Last Updated Oct 25, 2019 at 3:17 pm EST

A Toronto activist group is planning to use next week’s Toronto Raptors season opener to raise awareness of the on-going situation in Hong Kong.

The Torontonian Hong-Kongers Action Group plans to hand out t-shirts with the slogan “The North Stand with Hong Kong” outside Scotiabank arena ahead of the November 22 season opener against New Orleans.

Organizers say a GoFundMe campaign raised more than $34,000 in just three days.

“We are able to make 7000 T shirts, which is 2000 more than our original target!” reads a post on the campaign’s GoFundMe. “We will cover 35% instead of 25% of the audience! That’s 1/3 of the arena!”

The Raptors and Maple Leafs Sports and Entertainment have not endorsed the giveaway. It’s uncertain what ramifications, if any, fans who are given the shirts will face as they attempt to enter the arena.

The t-shirt campaign targeting the NBA stems from a tweet sent by Houston Rockets general manager Daryl Morey last week expressing support for anti-government protesters in Hong Kong. That sparked a fallout that completely overshadowed the league’s annual trip to China and has forced the NBA to walk a fine line between issuing an apology while saying its players and employees have the right to freedom of expression.

NBA Commissioner Adam Silver said Chinese officials wanted Morey to be fired for his tweet – something the league emphatically dismissed.

“Obviously, we made clear that we were being asked to fire him by the Chinese government, by the parties we dealt with, government and business,” Silver said Thursday during an appearance at the Time 100 Health Summit in New York. “We said, ‘There’s no chance that’s happening. There’s no chance we’ll even discipline him.'”

Silver also said that the league is already feeling “substantial” financial losses because of the Chinese reaction to Morey’s deleted tweet.

Chinese state broadcaster CCTV did not air the two NBA preseason games between the Los Angeles Lakers and Brooklyn Nets last week. Tencent, which has a $1.5 billion deal to stream NBA games in China over the next five years, has also stopped showing Rockets games but has not totally dropped all NBA content.

“The losses have already been substantial,” Silver said. “Our games are not back on the air in China, as we speak, and we’ll see what happens next.”
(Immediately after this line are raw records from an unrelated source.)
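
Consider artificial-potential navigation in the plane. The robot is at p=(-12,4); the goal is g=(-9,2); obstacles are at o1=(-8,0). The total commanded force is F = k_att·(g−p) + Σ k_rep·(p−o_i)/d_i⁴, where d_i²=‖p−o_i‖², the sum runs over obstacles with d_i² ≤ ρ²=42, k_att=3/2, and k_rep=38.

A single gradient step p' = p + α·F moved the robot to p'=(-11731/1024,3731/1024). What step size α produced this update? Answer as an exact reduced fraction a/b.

F_att = 3/2·(g−p) = 3/2·(3,-2) = (4.5000,-3.0000)
o1: d²=32 ≤ ρ²=42; F_rep = 38·(-4,4)/32² = (-0.1484,0.1484)
F = F_att + ΣF_rep = (4.3516,-2.8516)
Δp = p'−p = (0.5439,-0.3564); α = Δx/Fx = (557/1024) / (557/128) = 1/8
check: Δy/Fy = (-365/1024) / (-365/128) = 1/8 ✓

α = 1/8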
“I understand there is a point of view from some that we shouldn’t be in business at all in China, and I’d say from an intellectual standpoint, that’s fair – not getting into whether the tweet or the response to it,” Silver said.

The group says Canada is not immune when it comes to the fight against China, pointing out that two Canadians are still being detained following the arrest last December of Huwaei executive Meng Wanzhou in Vancouver.

“We may have a new government by the time this NBA match happens, showing the Canadian government how much we stand with Hong Kong will definitely set a tone on the China policy for the new administration,” said the group.

Supporters of pro-democracy protesters in Hong Kong also had also planned to rally at the NBA preseason game between the LA Clippers and Dallas in Vancouver on Thursday night.